I talk about birds that I see on my walks quite frequently in this space. I talk about turkeys and crows, robins, geese, and eagles. I mention the woodpeckers, and if I see a hawk I'll probably say something. But for a cardinal I'll hardly say a thing. It seems like cheating.

They are so red.

On a major industrial website of the Internet someone posed a question to the millions of people: "What's a tourist attraction you've been to that was 100% not worth the hype?" Among the top answers, that is, among the most popular and highly rated answers, was The Mona Lisa. They said it was small and insignificant. They said far greater paintings lurked unviewed nearby while crowds fought for a glimpse. They were unimpressed, these nameless denizens of the Internet.

I too have seen images of the Mona Lisa all my life. I have seen mock versions. I have seen it in its faithful reproductions. I have seen, in untold places, its ubiquitous image. There, even you too see it in your mind as I say its name. It is everywhere! But before I saw the Mona Lisa in person I had rather less the hype about it than the blowback from the hype: I had heard it is a small, not so impressive painting, that it's not up to its reputation and that the crowds ruin it anyway. And while I thought it a mildly interesting looking portrait in my picture book views of it, there were hundreds of paintings in the Louvre I was more interested in seeing. If not for the wisdom of my wife I probably wouldn't have taken the trouble to go see it.

It is incandescent. It is rich. It is meticulously painted and full of life. It is an absolute miracle of a painting. The person shimmers alive, 500 years later, in the small frame.

You just have to look at it. The real thing. There is magic there for the taking, but you do have to take the magic.

Like any magic.

I suspect that nearly every cheap nature calendar produced in the past fifty years includes, maybe for February or March, a picture of a cardinal in the snow, on a little branch, often with a couple colorful Winter berries nearby.

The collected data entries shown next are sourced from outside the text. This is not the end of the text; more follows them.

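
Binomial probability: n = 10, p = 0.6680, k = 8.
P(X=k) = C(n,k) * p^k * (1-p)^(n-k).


C(10,8) = 45
p^8 = 0.039647
(1-p)^2 = 0.110224
P = 45 * 0.039647 * 0.110224 = 0.1967

P(X=8) = 0.1967


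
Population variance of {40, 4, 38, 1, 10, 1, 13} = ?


Mean = 15.2857
Squared deviations: 610.7959, 127.3673, 515.9388, 204.0816, 27.9388, 204.0816, 5.2245
Sum = 1695.4286
Variance = 1695.4286/7 = 242.2041

Variance = 242.2041


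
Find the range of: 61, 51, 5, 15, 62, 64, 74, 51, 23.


Max = 74, Min = 5
Range = 74 - 5 = 69

Range = 69


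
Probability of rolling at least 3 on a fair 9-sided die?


Favorable outcomes (roll ≥ 3): 7
Total outcomes = 9
P = 7/9 = 0.7778

P = 0.7778


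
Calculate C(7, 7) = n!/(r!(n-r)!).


C(7,7) = 7!/(7! × 0!)
= 5040/(5040 × 1)
= 1

C(7,7) = 1


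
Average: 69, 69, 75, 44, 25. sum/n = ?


Sum = 69 + 69 + 75 + 44 + 25 = 282
n = 5
Mean = 282/5 = 56.4000

Mean = 56.4000


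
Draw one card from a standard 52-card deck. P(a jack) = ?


4 jacks in 52 cards
P = 4/52 = 0.0769

P = 0.0769


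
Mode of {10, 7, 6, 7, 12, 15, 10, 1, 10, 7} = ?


Frequencies: 1:1, 6:1, 7:3, 10:3, 12:1, 15:1
Max frequency = 3
Mode = 7, 10

Mode = 7, 10


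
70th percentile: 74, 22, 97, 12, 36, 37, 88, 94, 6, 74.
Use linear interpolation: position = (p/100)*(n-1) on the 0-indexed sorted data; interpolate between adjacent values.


Sorted: 6, 12, 22, 36, 37, 74, 74, 88, 94, 97
n = 10
Index = 70/100 * 9 = 6.3000
Lower = data[6] = 74, Upper = data[7] = 88
P70 = 74 + 0.3000*(14) = 78.2000

P70 = 78.2000


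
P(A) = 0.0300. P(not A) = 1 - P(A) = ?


P(not A) = 1 - 0.0300 = 0.9700

P(not A) = 0.9700


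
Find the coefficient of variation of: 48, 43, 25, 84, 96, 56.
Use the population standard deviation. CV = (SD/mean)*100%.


Mean = 58.6667
SD = 24.2739
CV = (24.2739/58.6667)*100 = 41.3760%

CV = 41.3760%


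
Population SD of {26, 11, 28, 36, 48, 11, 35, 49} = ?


Mean = 30.5000
Variance = 185.7500
SD = sqrt(185.7500) = 13.6290

SD = 13.6290


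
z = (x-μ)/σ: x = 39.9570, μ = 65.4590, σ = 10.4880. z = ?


z = (39.9570 - 65.4590)/10.4880
= -25.5020/10.4880
= -2.4315

z = -2.4315


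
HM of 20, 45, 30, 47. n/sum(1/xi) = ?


Sum of reciprocals = 1/20 + 1/45 + 1/30 + 1/47 = 0.126832
HM = 4/0.126832 = 31.5377

HM = 31.5377


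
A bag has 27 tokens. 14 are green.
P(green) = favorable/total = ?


P = 14/27 = 0.5185

P = 0.5185


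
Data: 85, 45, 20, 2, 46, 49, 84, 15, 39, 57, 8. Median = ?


Sorted: 2, 8, 15, 20, 39, 45, 46, 49, 57, 84, 85
n = 11 (odd)
Middle value = 45

Median = 45


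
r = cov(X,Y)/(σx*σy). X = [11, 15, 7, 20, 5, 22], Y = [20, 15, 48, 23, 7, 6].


Mean X = 13.3333, Mean Y = 19.8333
SD X = 6.289321, SD Y = 14.040616
Cov = -29.777778
r = -29.777778/(6.289321*14.040616) = -0.3372

r = -0.3372


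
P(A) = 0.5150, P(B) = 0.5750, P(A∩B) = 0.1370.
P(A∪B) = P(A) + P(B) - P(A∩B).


P(A∪B) = 0.5150 + 0.5750 - 0.1370
= 1.0900 - 0.1370
= 0.9530

P(A∪B) = 0.9530


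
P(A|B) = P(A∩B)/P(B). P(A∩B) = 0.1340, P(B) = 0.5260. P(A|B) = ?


P(A|B) = 0.1340/0.5260 = 0.2548

P(A|B) = 0.2548


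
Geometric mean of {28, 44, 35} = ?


Product = 28 × 44 × 35 = 43120
GM = 43120^(1/3) = 35.0665

GM = 35.0665


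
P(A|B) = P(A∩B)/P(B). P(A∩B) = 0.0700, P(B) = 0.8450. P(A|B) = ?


P(A|B) = 0.0700/0.8450 = 0.0828

P(A|B) = 0.0828


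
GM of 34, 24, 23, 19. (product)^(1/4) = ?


Product = 34 × 24 × 23 × 19 = 356592
GM = 356592^(1/4) = 24.4367

GM = 24.4367


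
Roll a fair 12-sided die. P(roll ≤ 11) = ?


Favorable outcomes (roll ≤ 11): 11
Total outcomes = 12
P = 11/12 = 0.9167

P = 0.9167


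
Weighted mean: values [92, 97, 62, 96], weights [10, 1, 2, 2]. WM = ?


Numerator = 92*10 + 97*1 + 62*2 + 96*2 = 1333
Denominator = 10 + 1 + 2 + 2 = 15
WM = 1333/15 = 88.8667

WM = 88.8667


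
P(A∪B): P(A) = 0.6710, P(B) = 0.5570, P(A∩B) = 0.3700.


P(A∪B) = 0.6710 + 0.5570 - 0.3700
= 1.2280 - 0.3700
= 0.8580

P(A∪B) = 0.8580


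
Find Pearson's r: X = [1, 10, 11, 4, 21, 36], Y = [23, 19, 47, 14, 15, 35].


Mean X = 13.8333, Mean Y = 25.5000
SD X = 11.739061, SD Y = 11.856784
Cov = 40.750000
r = 40.750000/(11.739061*11.856784) = 0.2928

r = 0.2928


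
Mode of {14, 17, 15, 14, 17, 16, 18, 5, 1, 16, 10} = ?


Frequencies: 1:1, 5:1, 10:1, 14:2, 15:1, 16:2, 17:2, 18:1
Max frequency = 2
Mode = 14, 16, 17

Mode = 14, 16, 17


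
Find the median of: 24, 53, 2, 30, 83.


Sorted: 2, 24, 30, 53, 83
n = 5 (odd)
Middle value = 30

Median = 30


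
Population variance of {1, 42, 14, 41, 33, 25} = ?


Mean = 26.0000
Squared deviations: 625.0000, 256.0000, 144.0000, 225.0000, 49.0000, 1.0000
Sum = 1300.0000
Variance = 1300.0000/6 = 216.6667

Variance = 216.6667


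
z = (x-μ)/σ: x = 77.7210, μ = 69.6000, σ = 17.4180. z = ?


z = (77.7210 - 69.6000)/17.4180
= 8.1210/17.4180
= 0.4662

z = 0.4662


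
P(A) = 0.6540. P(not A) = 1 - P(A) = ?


P(not A) = 1 - 0.6540 = 0.3460

P(not A) = 0.3460


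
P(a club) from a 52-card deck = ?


13 clubs in 52 cards
P = 13/52 = 0.2500

P = 0.2500


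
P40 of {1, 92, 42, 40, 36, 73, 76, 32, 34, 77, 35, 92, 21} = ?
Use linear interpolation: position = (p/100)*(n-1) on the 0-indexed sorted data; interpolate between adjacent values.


Sorted: 1, 21, 32, 34, 35, 36, 40, 42, 73, 76, 77, 92, 92
n = 13
Index = 40/100 * 12 = 4.8000
Lower = data[4] = 35, Upper = data[5] = 36
P40 = 35 + 0.8000*(1) = 35.8000

P40 = 35.8000


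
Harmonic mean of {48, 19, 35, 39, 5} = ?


Sum of reciprocals = 1/48 + 1/19 + 1/35 + 1/39 + 1/5 = 0.327677
HM = 5/0.327677 = 15.2589

HM = 15.2589


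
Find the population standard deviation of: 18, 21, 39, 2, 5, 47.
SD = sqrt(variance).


Mean = 22.0000
Variance = 270.0000
SD = sqrt(270.0000) = 16.4317

SD = 16.4317


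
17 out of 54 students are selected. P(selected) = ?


P = 17/54 = 0.3148

P = 0.3148


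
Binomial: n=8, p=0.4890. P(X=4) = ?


C(8,4) = 70
p^4 = 0.057179
(1-p)^4 = 0.068184
P = 70 * 0.057179 * 0.068184 = 0.2729

P(X=4) = 0.2729


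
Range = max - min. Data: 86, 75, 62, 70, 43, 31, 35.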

It's a red bird, so brightly red, against the white snow. Who wouldn't take that picture? Why wouldn't you put it in your almost pleasant little calendar? It is pretty, but forgettable. It is not a strange or rare bird, especially to most of us North Americans. No one around here would have any more trouble identifying it than they would, say, The Mona Lisa. We've seen it a million times.

And so, when on a snowy Monday morning in February, with no birds around, a few cardinals fly by, I don't get excited. I am not amazed. It is business as usual. I have seen the calendar photos. I already know them.

But then, possessed by weariness perhaps, or having had enough of the endless blank white scene,  I look into the grey-brown trees, into the flat glow of the snow. And there one is. A cardinal. The only color in a thousand miles.

And I have missed everything up until then.